Franco Battaglia preso in trappola




Dalla puntata di "Annozero" del 29 Aprile 2011, un montaggio di Dario Tamburrano ("Quinziocincinnato") che mette in evidenza le contraddizioni in cui è caduto Franco Battaglia a proposito di Chernobyl.

La puntata dell 11 Aprile 2011 di "Annozero" ha tutta l'aria di essere stata pensata fin dall'inizio come una trappola tesa a Franco Battaglia. E lui c'è cascato in pieno.

Già l'impressione di Battaglia come personaggio in TV non è per niente buona. Lui se la cava bene con la stampa, dove è molto aggressivo e si gioca bene le sue carte, sia pure entro i suoi limiti. Ma in tempo reale, in TV, Battaglia appare tutta un'altra cosa: è a disagio, appare troppo aggressivo; addirittura petulante. Non trova mai il tono giusto per essere convincente. L'impressione che da è pessima, indipendentemente dalle tesi che sostiene. Ma è proprio sui contenuti che si fa intrappolare da Bonelli che lo coglie in fallo in pieno; dati alla mano. Colpito e affondato, verrebbe da dire. Se poi avessero lasciato campo a Di Pietro con la sua domanda sul curriculum, lo avrebbe fatto a pezzi.
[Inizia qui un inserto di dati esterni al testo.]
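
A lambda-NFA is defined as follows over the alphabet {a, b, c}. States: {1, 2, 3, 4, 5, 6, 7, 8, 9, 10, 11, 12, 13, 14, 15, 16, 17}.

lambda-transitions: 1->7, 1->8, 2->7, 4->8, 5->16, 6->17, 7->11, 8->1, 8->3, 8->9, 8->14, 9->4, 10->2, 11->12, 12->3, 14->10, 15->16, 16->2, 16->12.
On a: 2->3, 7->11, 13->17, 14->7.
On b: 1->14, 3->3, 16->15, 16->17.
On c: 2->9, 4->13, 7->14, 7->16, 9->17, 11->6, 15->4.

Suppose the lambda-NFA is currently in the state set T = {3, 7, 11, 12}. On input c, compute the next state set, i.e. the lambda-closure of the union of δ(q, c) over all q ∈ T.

7 on c → {14, 16}.
11 on c → {6}.
No c-transition from 3, 12.
Union after reading c: {6, 14, 16}.
Now take the lambda-closure:
From 6 via lambda: add 17.
From 14 via lambda: add 10.
From 16 via lambda: add 2, 12.
From 2 via lambda: add 7.
From 12 via lambda: add 3.
From 7 via lambda: add 11.
No new states can be added; the closed set is {2, 3, 6, 7, 10, 11, 12, 14, 16, 17}.

{2, 3, 6, 7, 10, 11, 12, 14, 16, 17}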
Su questa vicenda, c'è molto imparare. Per prima cosa, vediamo i limiti del personaggio Battaglia, che non riesce mai ad approfondire veramente i temi che tratta con tanta apparente sicurezza. Sulla questione di Chernobyl, non aveva tutti i torti a dire che il primo rapporto UNSCEAR delle nazioni unite parlava di soltanto una cinquantina di morti accertati. Ma la questione di Chernobyl è ben più complessa di così. I danni sono stati immensi - comunque li si voglia analizzare. Bastava andarsi a guardare wikipedia per evitare di lanciarsi a dire che il disastro è stato "una colossale mistificazione mediatica". Insomma, Battaglia è caduto vittima della sua tendenza a ipersemplificare le questioni che tratta. Ha fatto lo stesso errore che fa quando si lancia a criticare l'energia rinnovabile e la scienza del clima sulla base di affermazioni altrettanto infondate di quelle che ha usato per negare la catastrofe di Chernobyl.

Poi, c'è da imparare anche come è facile farsi intrappolare in TV o in qualunque dibattito. Possono essere trappole tese apposta, oppure il risultato dell'andamento del dibattito ma, in ogni caso, il risultato può essere disastroso e l'ho visto succedere molte volte. Ma se uno si informa bene e sa di cosa parla, non farà mai veramente brutta figura. Questo, evidentemente, non è stato il caso di Franco Battaglia ad Annozero.